Die alte politische Klassengesellschaft der Türkei ist durch die stürmische wirtschaftliche Entwicklung des Landes längst obsolet geworden. Was die Türken jetzt erleben, ist eine innere und zugleich eine äußere Globalisierung ihres Landes. Recep Tayyip Erdogan hat die türkische Wirtschaft dereguliert und das Land geostrategisch neu aufgestellt. Die unter Atatürk anfangs einseitig westliche, zuletzt aber nur noch nach innen gerichtete Fokussierung der Kemalisten hat Ministerpräsident Erdogan durch eine multidimensionale Außenpolitik ersetzt. Sie leitet sich aus der geografischen Lage der Türkei, ihrer historischen Rolle und ihren Gestaltungsmöglichkeiten in der Region ab.

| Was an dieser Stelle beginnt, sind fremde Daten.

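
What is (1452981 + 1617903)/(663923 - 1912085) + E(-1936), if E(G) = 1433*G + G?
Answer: -577530061862/208027 ≈ -2.7762e+6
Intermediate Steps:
E(G) = 1434*G
(1452981 + 1617903)/(663923 - 1912085) + E(-1936) = (1452981 + 1617903)/(663923 - 1912085) + 1434*(-1936) = 3070884/(-1248162) - 2776224 = 3070884*(-1/1248162) - 2776224 = -511814/208027 - 2776224 = -577530061862/208027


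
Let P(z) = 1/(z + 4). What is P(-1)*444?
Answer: 148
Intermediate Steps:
P(z) = 1/(4 + z)
P(-1)*444 = 444/(4 - 1) = 444/3 = (⅓)*444 = 148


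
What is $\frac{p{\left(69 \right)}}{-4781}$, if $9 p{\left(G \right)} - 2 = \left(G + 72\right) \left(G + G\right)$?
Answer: $- \frac{2780}{6147} \approx -0.45225$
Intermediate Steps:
$p{\left(G \right)} = \frac{2}{9} + \frac{2 G \left(72 + G\right)}{9}$ ($p{\left(G \right)} = \frac{2}{9} + \frac{\left(G + 72\right) \left(G + G\right)}{9} = \frac{2}{9} + \frac{\left(72 + G\right) 2 G}{9} = \frac{2}{9} + \frac{2 G \left(72 + G\right)}{9}$)
$\frac{p{\left(69 \right)}}{-4781} = \frac{\frac{2}{9} + 16 \cdot 69 + \frac{2 \cdot 69^{2}}{9}}{-4781} = \left(\frac{2}{9} + 1104 + \frac{2}{9} \cdot 4761\right) \left(- \frac{1}{4781}\right) = \left(\frac{2}{9} + 1104 + 1058\right) \left(- \frac{1}{4781}\right) = \frac{19460}{9} \left(- \frac{1}{4781}\right) = - \frac{2780}{6147}$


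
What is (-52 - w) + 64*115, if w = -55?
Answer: 7363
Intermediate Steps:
(-52 - w) + 64*115 = (-52 - 1*(-55)) + 64*115 = (-52 + 55) + 7360 = 3 + 7360 = 7363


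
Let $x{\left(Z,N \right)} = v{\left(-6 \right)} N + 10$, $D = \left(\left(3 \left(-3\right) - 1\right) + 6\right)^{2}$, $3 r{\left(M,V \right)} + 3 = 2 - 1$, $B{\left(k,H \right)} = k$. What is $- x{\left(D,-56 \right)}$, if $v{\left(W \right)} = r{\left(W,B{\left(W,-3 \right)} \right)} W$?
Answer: $214$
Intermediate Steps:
$r{\left(M,V \right)} = - \frac{2}{3}$ ($r{\left(M,V \right)} = -1 + \frac{2 - 1}{3} = -1 + \frac{1}{3} \cdot 1 = -1 + \frac{1}{3} = - \frac{2}{3}$)
$v{\left(W \right)} = - \frac{2 W}{3}$
$D = 16$ ($D = \left(\left(-9 - 1\right) + 6\right)^{2} = \left(-10 + 6\right)^{2} = \left(-4\right)^{2} = 16$)
$x{\left(Z,N \right)} = 10 + 4 N$ ($x{\left(Z,N \right)} = \left(- \frac{2}{3}\right) \left(-6\right) N + 10 = 4 N + 10 = 10 + 4 N$)
$- x{\left(D,-56 \right)} = - (10 + 4 \left(-56\right)) = - (10 - 224) = \left(-1\right) \left(-214\right) = 214$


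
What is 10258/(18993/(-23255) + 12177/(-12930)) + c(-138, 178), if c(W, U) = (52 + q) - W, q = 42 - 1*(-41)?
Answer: -1704404927/306525 ≈ -5560.4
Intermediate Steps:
q = 83 (q = 42 + 41 = 83)
c(W, U) = 135 - W (c(W, U) = (52 + 83) - W = 135 - W)
10258/(18993/(-23255) + 12177/(-12930)) + c(-138, 178) = 10258/(18993/(-23255) + 12177/(-12930)) + (135 - 1*(-138)) = 10258/(18993*(-1/23255) + 12177*(-1/12930)) + (135 + 138) = 10258/(-18993/23255 - 4059/4310) + 273 = 10258/(-7050075/4009162) + 273 = 10258*(-4009162/7050075) + 273 = -1788086252/306525 + 273 = -1704404927/306525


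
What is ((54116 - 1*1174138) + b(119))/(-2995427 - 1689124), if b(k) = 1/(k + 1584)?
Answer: 635799155/2659263451 ≈ 0.23909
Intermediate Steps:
b(k) = 1/(1584 + k)
((54116 - 1*1174138) + b(119))/(-2995427 - 1689124) = ((54116 - 1*1174138) + 1/(1584 + 119))/(-2995427 - 1689124) = ((54116 - 1174138) + 1/1703)/(-4684551) = (-1120022 + 1/1703)*(-1/4684551) = -1907397465/1703*(-1/4684551) = 635799155/2659263451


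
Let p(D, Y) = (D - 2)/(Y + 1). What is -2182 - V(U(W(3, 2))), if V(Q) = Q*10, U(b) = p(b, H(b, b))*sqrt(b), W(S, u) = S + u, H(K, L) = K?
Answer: -2182 - 5*sqrt(5) ≈ -2193.2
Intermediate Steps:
p(D, Y) = (-2 + D)/(1 + Y)
U(b) = sqrt(b)*(-2 + b)/(1 + b) (U(b) = ((-2 + b)/(1 + b))*sqrt(b) = sqrt(b)*(-2 + b)/(1 + b))
V(Q) = 10*Q
-2182 - V(U(W(3, 2))) = -2182 - 10*sqrt(3 + 2)*(-2 + (3 + 2))/(1 + (3 + 2)) = -2182 - 10*sqrt(5)*(-2 + 5)/(1 + 5) = -2182 - 10*sqrt(5)*3/6 = -2182 - 10*sqrt(5)*(1/6)*3 = -2182 - 10*sqrt(5)/2 = -2182 - 5*sqrt(5)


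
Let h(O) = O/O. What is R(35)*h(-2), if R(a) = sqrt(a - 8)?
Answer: 3*sqrt(3) ≈ 5.1962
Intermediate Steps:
R(a) = sqrt(-8 + a)
h(O) = 1
R(35)*h(-2) = sqrt(-8 + 35)*1 = sqrt(27)*1 = (3*sqrt(3))*1 = 3*sqrt(3)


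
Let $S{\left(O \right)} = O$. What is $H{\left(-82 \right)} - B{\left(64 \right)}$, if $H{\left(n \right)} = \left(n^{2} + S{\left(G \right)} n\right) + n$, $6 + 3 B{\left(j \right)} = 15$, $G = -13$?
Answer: $7705$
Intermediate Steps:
$B{\left(j \right)} = 3$ ($B{\left(j \right)} = -2 + \frac{1}{3} \cdot 15 = -2 + 5 = 3$)
$H{\left(n \right)} = n^{2} - 12 n$ ($H{\left(n \right)} = \left(n^{2} - 13 n\right) + n = n^{2} - 12 n$)
$H{\left(-82 \right)} - B{\left(64 \right)} = - 82 \left(-12 - 82\right) - 3 = \left(-82\right) \left(-94\right) - 3 = 7708 - 3 = 7705$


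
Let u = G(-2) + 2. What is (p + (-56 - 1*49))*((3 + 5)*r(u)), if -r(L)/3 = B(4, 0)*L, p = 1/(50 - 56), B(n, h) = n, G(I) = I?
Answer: 0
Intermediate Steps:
p = -⅙ (p = 1/(-6) = -⅙ ≈ -0.16667)
u = 0 (u = -2 + 2 = 0)
r(L) = -12*L
(p + (-56 - 1*49))*((3 + 5)*r(u)) = (-⅙ + (-56 - 1*49))*((3 + 5)*(-12*0)) = (-⅙ + (-56 - 49))*(8*0) = (-⅙ - 105)*0 = -631/6*0 = 0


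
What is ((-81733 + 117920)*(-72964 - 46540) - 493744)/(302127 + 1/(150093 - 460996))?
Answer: -168081351120972/11741523835 ≈ -14315.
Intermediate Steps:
((-81733 + 117920)*(-72964 - 46540) - 493744)/(302127 + 1/(150093 - 460996)) = (36187*(-119504) - 493744)/(302127 + 1/(-310903)) = (-4324491248 - 493744)/(302127 - 1/310903) = -4324984992/93932190680/310903 = -4324984992*310903/93932190680 = -168081351120972/11741523835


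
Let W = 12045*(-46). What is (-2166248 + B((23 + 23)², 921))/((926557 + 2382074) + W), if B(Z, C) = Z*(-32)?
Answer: -2233960/2754561 ≈ -0.81100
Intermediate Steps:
B(Z, C) = -32*Z
W = -554070
(-2166248 + B((23 + 23)², 921))/((926557 + 2382074) + W) = (-2166248 - 32*(23 + 23)²)/((926557 + 2382074) - 554070) = (-2166248 - 32*46²)/(3308631 - 554070) = (-2166248 - 32*2116)/2754561 = (-2166248 - 67712)*(1/2754561) = -2233960*1/2754561 = -2233960/2754561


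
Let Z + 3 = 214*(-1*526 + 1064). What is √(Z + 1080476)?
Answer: 489*√5 ≈ 1093.4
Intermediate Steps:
Z = 115129 (Z = -3 + 214*(-1*526 + 1064) = -3 + 214*(-526 + 1064) = -3 + 214*538 = -3 + 115132 = 115129)
√(Z + 1080476) = √(115129 + 1080476) = √1195605 = 489*√5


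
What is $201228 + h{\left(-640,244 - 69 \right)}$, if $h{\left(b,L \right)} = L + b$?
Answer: $200763$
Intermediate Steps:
$201228 + h{\left(-640,244 - 69 \right)} = 201228 + \left(\left(244 - 69\right) - 640\right) = 201228 + \left(175 - 640\right) = 201228 - 465 = 200763$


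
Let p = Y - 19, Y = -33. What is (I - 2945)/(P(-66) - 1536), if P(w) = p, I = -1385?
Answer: 2165/794 ≈ 2.7267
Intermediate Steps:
p = -52 (p = -33 - 19 = -52)
P(w) = -52
(I - 2945)/(P(-66) - 1536) = (-1385 - 2945)/(-52 - 1536) = -4330/(-1588) = -4330*(-1/1588) = 2165/794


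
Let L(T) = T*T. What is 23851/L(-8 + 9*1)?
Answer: 23851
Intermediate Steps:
L(T) = T²
23851/L(-8 + 9*1) = 23851/((-8 + 9*1)²) = 23851/((-8 + 9)²) = 23851/(1²) = 23851/1 = 23851*1 = 23851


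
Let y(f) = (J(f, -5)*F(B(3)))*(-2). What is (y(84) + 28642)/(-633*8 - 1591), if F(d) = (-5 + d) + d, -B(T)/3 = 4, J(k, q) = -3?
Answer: -2588/605 ≈ -4.2777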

Diese neue Türkei ist dabei, Konflikte mit ihren Nachbarn zu lösen – von Griechenland im Westen über Syrien im Süden bis Armenien im Osten. Sie knüpft immer engere Handelsbeziehungen über Zentralasien bis in den Fernen Osten und wird zu einer Drehscheibe des Energieumschlags.
Damit gewinnt die Türkei für Europa als Partner an Attraktivität. Aber wie manche türkische Politiker, gefangen in den Denkmustern von gestern, die Bedeutung dieser Verfassungsreform nicht erkennen, wollen manche in Europa die Chancen nicht sehen, die in der europäischen Integration der Türkei liegen. Der Ausgang des Verfassungsreferendums ist ein Signal – nach innen und nach außen: Die Mehrheit der Türken will Reformen, sie setzt auf demokratische Werte, sie blickt nach Europa. Die EU muss darauf antworten und der Türkei eine klare Beitrittsperspektive eröffnen, ohne Wenn und Aber.